Favorite details: What many people don’t realize about generative AI imagery is that it’s often heavily curated—people share “good” results and discard all the undesirable ones. Because we weren’t concerned with one single hero image but thousands of images per video, we had to ensure our system could produce variety while minimizing undesirable images. A lot of work went into tuning the typographic approach and the generative AI system and parameters to create videos full of surprises—even to their creators—but still retained cohesion, legibility and the desired aesthetic throughout.
New lessons: We tried several approaches to the generative AI element of the project and ended up learning a lot about how to work with this new, emerging technology alongside traditional animation techniques. A big part of this was the control factor and how to retain structure—i.e., typography in the final image. Examples of generated AI text-to-image are common, but examples where very specific structures and patterns are retained are less common.

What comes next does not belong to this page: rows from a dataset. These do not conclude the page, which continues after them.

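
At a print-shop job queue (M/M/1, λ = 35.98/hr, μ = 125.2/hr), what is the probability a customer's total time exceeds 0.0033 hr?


W ~ Exponential(μ−λ) for M/M/1.
μ − λ = 125.2 − 35.98 = 89.2200
P(W > t) = e^{−(μ−λ)t} = e^{−0.2944} = 0.744959

Final: 0.744959


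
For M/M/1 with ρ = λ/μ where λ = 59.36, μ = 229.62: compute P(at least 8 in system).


ρ = 59.36/229.62 = 0.2585
P(N ≥ n) = ρ^n = 0.2585^8 = 0.00001995

Final: 0.00001995


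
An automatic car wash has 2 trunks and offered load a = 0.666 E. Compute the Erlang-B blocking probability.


B(c,a) = (a^c/c!) / Σ_{k=0}^{c} a^k/k!
a^2/2! = 0.221778
Σ terms (k=0..2): 1.00000 + 0.66600 + 0.22178 = 1.887778
B = 0.221778/1.887778 = 0.117481

Final: 0.117481


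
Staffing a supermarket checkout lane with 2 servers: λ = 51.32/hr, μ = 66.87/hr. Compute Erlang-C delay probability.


a = λ/μ = 0.7675; ρ = a/2 = 0.3837
P₀ = 0.445369 (from M/M/c formula)
C(c,a) = [a^c/(c!(1−ρ))]·P₀ = [0.58899/(2·0.6163)]·0.445369
= 0.47787·0.445369 = 0.212828

Final: 0.212828


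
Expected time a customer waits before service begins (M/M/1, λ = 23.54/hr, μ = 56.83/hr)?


ρ = 23.54/56.83 = 0.4142
Wq = ρ/(μ−λ) = 0.4142/(56.83 − 23.54) = 0.4142/33.29 = 0.01244 hr

Final: 0.01244 hr


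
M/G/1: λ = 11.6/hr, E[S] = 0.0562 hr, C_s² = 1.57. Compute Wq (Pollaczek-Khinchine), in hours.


ρ = λ·E[S] = 11.6·0.0562 = 0.6519
E[S²] = E[S]²(1+C_s²) = 0.0562²·(1+1.57) = 0.008117
Wq = λ·E[S²]/(2(1−ρ)) = 11.6·0.008117/(2·0.3481) = 0.13526 hr

Final: 0.13526 hr


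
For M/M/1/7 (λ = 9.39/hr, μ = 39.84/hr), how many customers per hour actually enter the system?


ρ = 0.2357; P_K = (1−ρ)ρ^7/(1−ρ^8) = 0.00003088
λ_eff = λ(1 − P_K) = 9.39·(1 − 0.00003088) = 9.39·0.999969 = 9.3897 /hr

Final: 9.3897 /hr


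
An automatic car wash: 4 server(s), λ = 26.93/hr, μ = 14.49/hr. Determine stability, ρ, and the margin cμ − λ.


Total capacity cμ = 4·14.49 = 57.96/hr
ρ = λ/(cμ) = 26.93/57.96 = 0.4646
Stable ⇔ ρ < 1: YES
Spare capacity = cμ − λ = 57.96 − 26.93 = 31.03/hr

Final: ρ = 0.4646; stable; margin = 31.03/hr


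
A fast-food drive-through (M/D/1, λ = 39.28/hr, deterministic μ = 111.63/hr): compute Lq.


ρ = 39.28/111.63 = 0.3519
M/D/1: Lq = ρ²/(2(1−ρ)) = 0.1238/(2·0.6481) = 0.09552

Final: 0.09552


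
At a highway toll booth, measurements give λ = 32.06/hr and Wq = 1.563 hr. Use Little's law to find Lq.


Lq = λWq = 32.06·1.563 = 50.1098

Final: 50.1098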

Time constraints: Because these were music videos for self-released tracks, we had to be mindful of how much time was spent in creating them. Generative systems, once up and running, are a lot of fun to play with, and there’s always a danger that one can get lost in the process of creating and tweaking endless variations. We set constraints around this and also decided that each video should follow a simple animation formula that could be created procedurally rather than by hand. I think the latter resulted in each video having a particular rhythm that might not have emerged if they’d been hand-animated.